The Egyptian-Babylonian War
| Date | 606 BC |
| Location | Ancient Near East |
| Result | Egyptian victory |

Belligerents
- Twenty-sixth Dynasty of Egypt: Neo-Babylonian Empire Persians; Scythians; Medes; ;

= Siege of Kimuhu =

Siege in the Neo-Babylonian empire

The siege of Kimuhu is a siege launched by the Egyptian army led by Necho II on the city of Kimukho east of the Euphrates River, where the Egyptian army besieged the city for four months, and the siege ended with the surrender of the Babylonian garrison and the city under Egyptian control.

== Battle background ==
Necho II had become king of Egypt, so he continued his father's policy in aiding Assyria, and in order to give Egypt a voice in the politics of the ancient East, and to keep the weak Assyria as a barrier between him and the new dangerous powers in the East, and finally to restore the empire Egyptian lost in Syria and Palestine. Thus Nechau II hastened to help Assyria, and the fates desired that the country which had been the target of the Assyrians for two generations before, should now be their only help. In the year 609 BC, Necho II emerged as a strong and main opponent of the king of Babylon, Nabu-laser (626-605 BC. M), and soon the Egyptian forces under the leadership of the pharaoh himself advanced towards Harran to rescue the king of Assyria.

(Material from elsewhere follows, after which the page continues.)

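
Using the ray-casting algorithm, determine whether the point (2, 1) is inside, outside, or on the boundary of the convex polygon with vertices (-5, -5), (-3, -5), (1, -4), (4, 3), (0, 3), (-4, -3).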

In 609 BC, the Assyrian king Ashur-Upalit II retook Harran with Egyptian support and the battle ended with the defeat of the Babylonians.

== Battle ==
The Egyptian army defeated the Babylonian forces. In 606 BC, the Egyptian army besieged the city of Kimukho for 4 months until it fell and occupied Kimukho, south of Carchemish in Syria, with the Babylonian garrison. Later in the year, the Egyptian force crossed the Euphrates and defeated the Babylonian army at Quramati, south and east of Kimuhu.

=== Judah ===
There, in Megiddo, Josiah, king of Judah, objected to the Egyptian army, and Nechau warned him of the goodness, but he did not yield to him. Thus, the Egyptian army met the army of Judah in a battle in which victory was written for the Egyptians. Josiah paid his life for his adventure, as Judah paid the price for her mistake. In estimating the real power of Egypt, and Palestine became subject to Egypt, it is correct to say that Egypt recovered Palestine. Nechau continued his march in central and northern Syria to make a last attempt to help Assyria against Babylon, but he succeeded in subjugating the Assyrian cities in Syria and the cities on the Phoenician coast, and this facilitated his possession of a fleet in the Mediterranean. The pharaoh received a large compensation from Judah, then appointed Eliakim in the place of his brother, then Necho landed with the property of the House of David.